For what it's worth I'll also advise against btrfs since it's been silently corrupting my data and has produced hundreds of thousands of errors detected by its own scrub which it can't repair with its own fsck which is why I'm now looking into antergos on ZFS.

With the latest cnchi I'm getting a failure to find the ZFS pool after rebooting immediately after install. I tried both not specifying a pool name and specifying one and it doesn't work in either case. Any idea where I should start to troubleshoot this? Is it a known issue?
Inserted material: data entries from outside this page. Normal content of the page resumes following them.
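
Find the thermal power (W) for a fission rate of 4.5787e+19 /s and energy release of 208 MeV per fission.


P = fission_rate * E_MeV * 1.602e-13
P = 4.5787e+19 * 208 * 1.602e-13
P = 1.5257e+09 W

1.5257e+09


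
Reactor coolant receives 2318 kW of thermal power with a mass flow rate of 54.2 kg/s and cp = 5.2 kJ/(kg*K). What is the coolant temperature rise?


dT = Q / (m_dot * cp)
dT = 2318 / (54.2 * 5.2)
dT = 8.2245 C

8.2245


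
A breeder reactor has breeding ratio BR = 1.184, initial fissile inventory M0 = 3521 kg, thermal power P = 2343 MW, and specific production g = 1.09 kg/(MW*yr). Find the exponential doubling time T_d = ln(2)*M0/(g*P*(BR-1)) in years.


Breeding gain G = BR - 1 = 1.184 - 1 = 0.184
Fissile production rate = g * P * G = 1.09 * 2343 * 0.184 = 469.91208 kg/yr
T_d = ln(2) * M0 / (g * P * G)
T_d = ln(2) * 3521 / 469.91208 = 5.1937 yr

5.1937


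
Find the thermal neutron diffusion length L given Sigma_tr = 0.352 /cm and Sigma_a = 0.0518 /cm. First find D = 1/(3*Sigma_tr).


D = 1 / (3 * Sigma_tr) = 1 / (3 * 0.352) = 0.9469697 cm
L = sqrt(D / Sigma_a)
L = sqrt(0.9469697 / 0.0518)
L = 4.2757 cm

4.2757


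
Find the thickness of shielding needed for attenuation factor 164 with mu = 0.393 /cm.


x = ln(factor) / mu
x = ln(164) / 0.393
x = 12.977 cm

12.977


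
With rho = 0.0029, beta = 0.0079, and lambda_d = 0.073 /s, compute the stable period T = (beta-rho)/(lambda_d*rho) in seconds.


T = (beta - rho) / (lambda_d * rho)
T = (0.0079 - 0.0029) / (0.073 * 0.0029)
T = 23.618 s

23.618


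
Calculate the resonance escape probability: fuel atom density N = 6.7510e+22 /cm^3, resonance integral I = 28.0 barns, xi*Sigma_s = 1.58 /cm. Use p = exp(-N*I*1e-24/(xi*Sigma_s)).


p = exp(-N * I * 1e-24 / (xi*Sigma_s))
p = exp(-6.7510e+22 * 28.0 * 1e-24 / 1.58)
p = 0.30229

0.30229


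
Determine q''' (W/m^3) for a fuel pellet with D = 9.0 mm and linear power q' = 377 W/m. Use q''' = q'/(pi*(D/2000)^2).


r = D / 2 / 1000 = 9.0 / 2 / 1000 = 0.0045 m
q''' = q' / (pi * r^2)
q''' = 377 / (pi * 0.0045^2)
q''' = 5.9261e+06 W/m^3

5.9261e+06


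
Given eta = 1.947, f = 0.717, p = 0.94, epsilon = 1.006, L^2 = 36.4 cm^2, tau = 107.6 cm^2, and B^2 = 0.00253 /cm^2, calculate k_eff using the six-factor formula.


k_inf = eta*f*p*eps = 1.947*0.717*0.94*1.006 = 1.320112
P_TNL = 1/(1 + L^2*B^2) = 1/(1 + 36.4*0.00253) = 0.9156738
P_FNL = exp(-B^2*tau) = exp(-0.00253*107.6) = 0.7616806
k_eff = k_inf * P_TNL * P_FNL = 1.320112 * 0.9156738 * 0.7616806
k_eff = 0.92071

0.92071


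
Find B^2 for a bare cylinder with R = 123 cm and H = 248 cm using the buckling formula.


B^2 = (2.405/R)^2 + (pi/H)^2
B^2 = (2.405/123)^2 + (pi/248)^2
B^2 = 5.4278e-04 /cm^2

5.4278e-04


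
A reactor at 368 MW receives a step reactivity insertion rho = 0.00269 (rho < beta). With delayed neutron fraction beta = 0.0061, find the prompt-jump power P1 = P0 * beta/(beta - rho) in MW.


P1/P0 = beta / (beta - rho)
P1/P0 = 0.0061 / (0.0061 - 0.00269) = 1.788856
P1 = 368 * 1.788856 = 658.30 MW

658.30


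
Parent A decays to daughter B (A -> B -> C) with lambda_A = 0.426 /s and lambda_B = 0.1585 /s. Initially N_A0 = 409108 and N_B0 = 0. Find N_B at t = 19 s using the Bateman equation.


N_B(t) = lambda_A * N_A0 / (lambda_B - lambda_A) * [exp(-lambda_A*t) - exp(-lambda_B*t)]
exp(-0.426*19) = 3.053658e-04; exp(-0.1585*19) = 0.04921780
N_B = 0.426 * 409108 / (0.1585 - 0.426) * (3.053658e-04 - 0.04921780)
N_B = 31867

31867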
karasu commented 7 years ago

With the latest cnchi I'm getting a failure to find the ZFS pool after rebooting immediately after install. I tried both not specifying a pool name and specifying one and it doesn't work in either case. Any idea where I should start to troubleshoot this? Is it a known issue?

Not that I know of, and I do not recall anybody reporting this issue.

  1. Are you installing using UEFI or legacy BIOS?
  2. Could you share your /tmp/cnchi.log ?
  3. Could you share your /boot/grub/grub.cfg ?
difranco commented 7 years ago

This is under UEFI. I have needed to install another OS to use the system in the meantime, so I won't be able to provide the files soon, but if I get a chance I will repeat the install and provide them.